A perception has implications, whereas a sensation just happens.
Such endorsements or approvals can come in degrees. At its most lukewarm it might be that X does not actually disapprove of taking a move from awareness of A towards B. Further along he might approve of it, and eventually disapprove of anyone who, aware of A, fails to be moved towards B. He would be holding that the move is compulsory.
The endorsements and approvals in question might be ethical, but they need not be. If someone moves from hearing a politician say something to believing it, one might criticize them as credulous or gullible, and these are criticisms of the way their minds work, but not in a particularly ethical or moral register. It is their intelligence or savoir faire that is at fault, even if their heart is in the right place.
Of course, I have abstracted a little for the sake of simplicity. As holism, which we met earlier, reminds us, any human being becoming aware of something is going to be adding it to an enormous background of things she already believes, knows, desires, intends, and so forth. It may be that a move from A to B is to be approved of against some backgrounds and not others. We may want to say that other things being equal, A is a reason for B, or just that A is sometimes a reason for B, deferring to such variations.
But sometimes we think it is compulsory or categorical. It doesn’t matter what else you believe if you learn that Y is in China or India, and then that he is not in India; it is right, then, to infer that he is in China. If you believe that there are five girls in the room, and then that there are five boys, it is right to infer that there are ten children.
Much of the philosophy of science is concerned not with questions of logical consistency, or with purely mathematical inferences and proofs, but with evaluating interpretations of experiments and observations. It needs to think about such things as our tendencies to generalize, the use of analogies and models, our bias towards simplicity in explanations, and the amount of confidence any one interpretation of things should command.
So we can discuss which movements of the mind are reasonable or unreasonable in much the same way as we discuss which motivations and behaviors are admirable, or compulsory or impermissible. It follows that skepticism about the idea of moral truth should suggest skepticism about assessment of mental tendencies as reasonable or unreasonable.
Much of our reasoning is automatic and implicit. A perception that there is a chair in front of me leads me to suppose that there is one behind me after I turn round. Isn’t it possible that I should have had the perception although the chair was an ephemeral being, a manifestation that itself carried no implications for the moment when I twirl around and bend my knees? Yes, barely possible. But a mind that took that possibility to be wide open, that failed to make the inference, is not one well adapted to life in this wonderfully regular and predictable world in which we live, and in which we have been adapted to live. It would be neither useful nor agreeable to possess such a mind.
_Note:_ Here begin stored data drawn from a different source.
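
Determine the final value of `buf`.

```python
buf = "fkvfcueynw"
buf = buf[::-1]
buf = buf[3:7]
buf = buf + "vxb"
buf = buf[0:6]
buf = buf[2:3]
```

'c'

reverse → 'wnyeucfvkf'
slice [3:7] → 'eucf'
+ 'vxb' → 'eucfvxb'
slice [0:6] → 'eucfvx'
slice [2:3] → 'c'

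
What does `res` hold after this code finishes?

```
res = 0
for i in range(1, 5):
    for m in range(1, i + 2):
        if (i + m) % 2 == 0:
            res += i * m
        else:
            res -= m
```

i=1,m=1: even sum, res = 0+1 = 1
i=1,m=2: odd sum, res = 1-2 = -1
i=2,m=1: odd sum, res = (-1)-1 = -2
i=2,m=2: even sum, res = (-2)+4 = 2
i=2,m=3: odd sum, res = 2-3 = -1
i=3,m=1: even sum, res = (-1)+3 = 2
i=3,m=2: odd sum, res = 2-2 = 0
i=3,m=3: even sum, res = 0+9 = 9
i=3,m=4: odd sum, res = 9-4 = 5
i=4,m=1: odd sum, res = 5-1 = 4
i=4,m=2: even sum, res = 4+8 = 12
i=4,m=3: odd sum, res = 12-3 = 9
i=4,m=4: even sum, res = 9+16 = 25
i=4,m=5: odd sum, res = 25-5 = 20

20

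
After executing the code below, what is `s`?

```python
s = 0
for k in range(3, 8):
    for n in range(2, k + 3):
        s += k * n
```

k=3,n=2: s = 0+6 = 6
k=3,n=3: s = 6+9 = 15
k=3,n=4: s = 15+12 = 27
k=3,n=5: s = 27+15 = 42
k=4,n=2: s = 42+8 = 50
k=4,n=3: s = 50+12 = 62
k=4,n=4: s = 62+16 = 78
k=4,n=5: s = 78+20 = 98
k=4,n=6: s = 98+24 = 122
k=5,n=2: s = 122+10 = 132
k=5,n=3: s = 132+15 = 147
k=5,n=4: s = 147+20 = 167
k=5,n=5: s = 167+25 = 192
k=5,n=6: s = 192+30 = 222
k=5,n=7: s = 222+35 = 257
k=6,n=2: s = 257+12 = 269
k=6,n=3: s = 269+18 = 287
k=6,n=4: s = 287+24 = 311
k=6,n=5: s = 311+30 = 341
k=6,n=6: s = 341+36 = 377
k=6,n=7: s = 377+42 = 419
k=6,n=8: s = 419+48 = 467
k=7,n=2: s = 467+14 = 481
k=7,n=3: s = 481+21 = 502
k=7,n=4: s = 502+28 = 530
k=7,n=5: s = 530+35 = 565
k=7,n=6: s = 565+42 = 607
k=7,n=7: s = 607+49 = 656
k=7,n=8: s = 656+56 = 712
k=7,n=9: s = 712+63 = 775

775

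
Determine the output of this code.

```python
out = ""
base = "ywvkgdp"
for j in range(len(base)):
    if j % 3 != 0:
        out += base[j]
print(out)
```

j=0: skip
j=1: add 'w' → 'w'
j=2: add 'v' → 'wv'
j=3: skip
j=4: add 'g' → 'wvg'
j=5: add 'd' → 'wvgd'
j=6: skip

wvgd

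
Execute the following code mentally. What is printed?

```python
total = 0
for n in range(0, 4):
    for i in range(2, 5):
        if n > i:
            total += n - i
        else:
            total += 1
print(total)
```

12

n=0,i=2: not 0>2, total = 0+1 = 1
n=0,i=3: not 0>3, total = 1+1 = 2
n=0,i=4: not 0>4, total = 2+1 = 3
n=1,i=2: not 1>2, total = 3+1 = 4
n=1,i=3: not 1>3, total = 4+1 = 5
n=1,i=4: not 1>4, total = 5+1 = 6
n=2,i=2: not 2>2, total = 6+1 = 7
n=2,i=3: not 2>3, total = 7+1 = 8
n=2,i=4: not 2>4, total = 8+1 = 9
n=3,i=2: 3>2, total = 9+1 = 10
n=3,i=3: not 3>3, total = 10+1 = 11
n=3,i=4: not 3>4, total = 11+1 = 12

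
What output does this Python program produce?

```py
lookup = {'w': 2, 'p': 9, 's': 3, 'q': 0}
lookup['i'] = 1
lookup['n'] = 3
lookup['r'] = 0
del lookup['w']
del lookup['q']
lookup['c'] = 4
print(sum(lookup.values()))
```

lookup['i'] = 1 → {'w': 2, 'p': 9, 's': 3, 'q': 0, 'i': 1}
lookup['n'] = 3 → {'w': 2, 'p': 9, 's': 3, 'q': 0, 'i': 1, 'n': 3}
lookup['r'] = 0 → {'w': 2, 'p': 9, 's': 3, 'q': 0, 'i': 1, 'n': 3, 'r': 0}
del 'w' → {'p': 9, 's': 3, 'q': 0, 'i': 1, 'n': 3, 'r': 0}
del 'q' → {'p': 9, 's': 3, 'i': 1, 'n': 3, 'r': 0}
lookup['c'] = 4 → {'p': 9, 's': 3, 'i': 1, 'n': 3, 'r': 0, 'c': 4}
sum of values = 20

20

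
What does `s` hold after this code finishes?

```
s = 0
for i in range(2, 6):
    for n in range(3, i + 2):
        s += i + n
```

80

i=2,n=3: s = 0+5 = 5
i=3,n=3: s = 5+6 = 11
i=3,n=4: s = 11+7 = 18
i=4,n=3: s = 18+7 = 25
i=4,n=4: s = 25+8 = 33
i=4,n=5: s = 33+9 = 42
i=5,n=3: s = 42+8 = 50
i=5,n=4: s = 50+9 = 59
i=5,n=5: s = 59+10 = 69
i=5,n=6: s = 69+11 = 80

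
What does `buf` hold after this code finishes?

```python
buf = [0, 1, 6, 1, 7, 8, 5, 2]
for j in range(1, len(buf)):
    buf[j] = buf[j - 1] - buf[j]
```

j=1: buf[1] = 0-1 = -1 → [0, -1, 6, 1, 7, 8, 5, 2]
j=2: buf[2] = (-1)-6 = -7 → [0, -1, -7, 1, 7, 8, 5, 2]
j=3: buf[3] = (-7)-1 = -8 → [0, -1, -7, -8, 7, 8, 5, 2]
j=4: buf[4] = (-8)-7 = -15 → [0, -1, -7, -8, -15, 8, 5, 2]
j=5: buf[5] = (-15)-8 = -23 → [0, -1, -7, -8, -15, -23, 5, 2]
j=6: buf[6] = (-23)-5 = -28 → [0, -1, -7, -8, -15, -23, -28, 2]
j=7: buf[7] = (-28)-2 = -30 → [0, -1, -7, -8, -15, -23, -28, -30]

[0, -1, -7, -8, -15, -23, -28, -30]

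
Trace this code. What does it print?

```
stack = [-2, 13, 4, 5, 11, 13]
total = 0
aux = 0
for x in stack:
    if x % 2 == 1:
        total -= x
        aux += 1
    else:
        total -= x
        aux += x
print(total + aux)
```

-38

x=-2: not odd, total = 0-(-2) = 2; aux=-2
x=13: odd, total = 2-13 = -11; aux=-1
x=4: not odd, total = (-11)-4 = -15; aux=3
x=5: odd, total = (-15)-5 = -20; aux=4
x=11: odd, total = (-20)-11 = -31; aux=5
x=13: odd, total = (-31)-13 = -44; aux=6
total+aux = (-44)+6 = -38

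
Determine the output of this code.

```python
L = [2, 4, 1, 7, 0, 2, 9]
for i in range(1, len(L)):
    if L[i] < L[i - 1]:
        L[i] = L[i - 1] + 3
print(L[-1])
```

16

i=1: 4>=2, unchanged → [2, 4, 1, 7, 0, 2, 9]
i=2: 1<4, L[2] = 4+3 = 7 → [2, 4, 7, 7, 0, 2, 9]
i=3: 7>=7, unchanged → [2, 4, 7, 7, 0, 2, 9]
i=4: 0<7, L[4] = 7+3 = 10 → [2, 4, 7, 7, 10, 2, 9]
i=5: 2<10, L[5] = 10+3 = 13 → [2, 4, 7, 7, 10, 13, 9]
i=6: 9<13, L[6] = 13+3 = 16 → [2, 4, 7, 7, 10, 13, 16]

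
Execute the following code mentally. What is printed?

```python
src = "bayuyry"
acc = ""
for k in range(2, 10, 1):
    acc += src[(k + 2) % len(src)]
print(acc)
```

k=2: add src[4]='y' → 'y'
k=3: add src[5]='r' → 'yr'
k=4: add src[6]='y' → 'yry'
k=5: add src[0]='b' → 'yryb'
k=6: add src[1]='a' → 'yryba'
k=7: add src[2]='y' → 'yrybay'
k=8: add src[3]='u' → 'yrybayu'
k=9: add src[4]='y' → 'yrybayuy'

yrybayuy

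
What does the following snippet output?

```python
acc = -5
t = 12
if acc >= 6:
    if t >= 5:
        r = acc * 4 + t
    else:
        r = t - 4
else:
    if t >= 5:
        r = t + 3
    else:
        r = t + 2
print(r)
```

15

acc=-5, t=12
acc >= 6 is False; t >= 5 is True
→ r = t + 3 = 15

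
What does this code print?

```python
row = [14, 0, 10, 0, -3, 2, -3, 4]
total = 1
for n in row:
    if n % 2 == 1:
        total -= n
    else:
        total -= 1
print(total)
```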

Much of our reasoning is automatic and implicit.
When we talk of reason, as when we talk of aesthetics and morality, things become much clearer when we stop dealing with truth in the abstract and look at the “particular go” of it. We then understand why we want it: it is because we do not want people thinking badly, faltering along foolish paths of inference, and we need to signal what counts as doing so.
If we start where we are and look at our procedures of conversation, agreement and disagreement— and at our actual successes in learning how to live and what to believe—we can achieve modest confidences, although at any time we may encounter problems that stump us. In other words, we locate “moral truth” or “rational truth” as the axis around which important discussions and enquiries revolve, hopefully informed by whatever we know and think we know about human beings, their limitations, and their possibilities. The enquiry is essentially practical: we can say that its goal is truth, but it can as well be described as knowing when and how to act, whom to admire, how to educate people, what to believe, or, all in all, how to live.